Use Robot Accounts for Automation
Try to use project-scoped robot accounts rather than using personal login. Robot accounts provide several advantages:
- Controlled access permissions
- Easier credential rotation
- Reduced risk of exposing personal accounts
This approach improves security and simplifies automation workflows.
Use CLI Secrets for Authentication
If you authenticate using a myCSC account, always use the CLI secret instead of the Web UI password when logging in through Docker or other command-line tools.
Using CLI secrets ensures secure authentication and prevents issues caused by expired UI sessions.
Avoid Using the latest Tag
Avoid relying on the latest tag for production images. The latest tag can be overwritten and may not always refer to the expected version of an image.
Instead, use meaningful and consistent tags such as:
- Version numbers (v1.2.0)
- Release identifiers (release-2024-01)
- Commit hashes (git-sha)
Using explicit version tags improves traceability and ensures reproducible deployments.
Regularly Review Vulnerability Reports
Periodically review vulnerability scan reports for images stored in Satama.

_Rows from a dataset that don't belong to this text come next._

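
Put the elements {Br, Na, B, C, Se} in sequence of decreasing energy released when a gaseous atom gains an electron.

B is in period 2, group 13; C is in period 2, group 14; Na is in period 3, group 1; Se is in period 4, group 16; Br is in period 4, group 17.
EA tends to increase across a period and decrease down a group, though the pattern is less regular than for IE or radius.
Here both period and group differ, so the two effects have to be weighed against each other.
Na > B: this pair runs against the simple trend — see the exception note.
C > Na: both effects reinforce here, so C is clearly the higher of the two.
Se > C: period and group pull opposite ways; the across-period shift dominates (195 vs 122 kJ/mol).
Br > Se: both are in period 4; the period trend gives Br the larger value.
Note the exception: Na has a higher electron affinity than B, contrary to the simple trend — B's ns²np¹ configuration gives only a small electron affinity — the sparsely filled np subshell binds an added electron weakly.
For reference (kJ/mol): B 27, C 122, Na 53, Se 195, Br 325.
So from highest to lowest: Br > Se > C > Na > B.

Br > Se > C > Na > B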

If vulnerabilities are detected: * Update the base image * Update affected packages * Rebuild the container image
High-severity vulnerabilities should be addressed before deploying images to production environments.
Remove Unused Images
Over time, repositories may accumulate outdated images and unused tags. Removing these unused artifacts helps keep the registry organized.
Cleaning up old images provides several benefits: * Reduces storage usage * Prevents confusion between image versions * Improves overall repository management
Administrators can also configure tag retention policies to automatically remove outdated tags while preserving the most recent or important versions.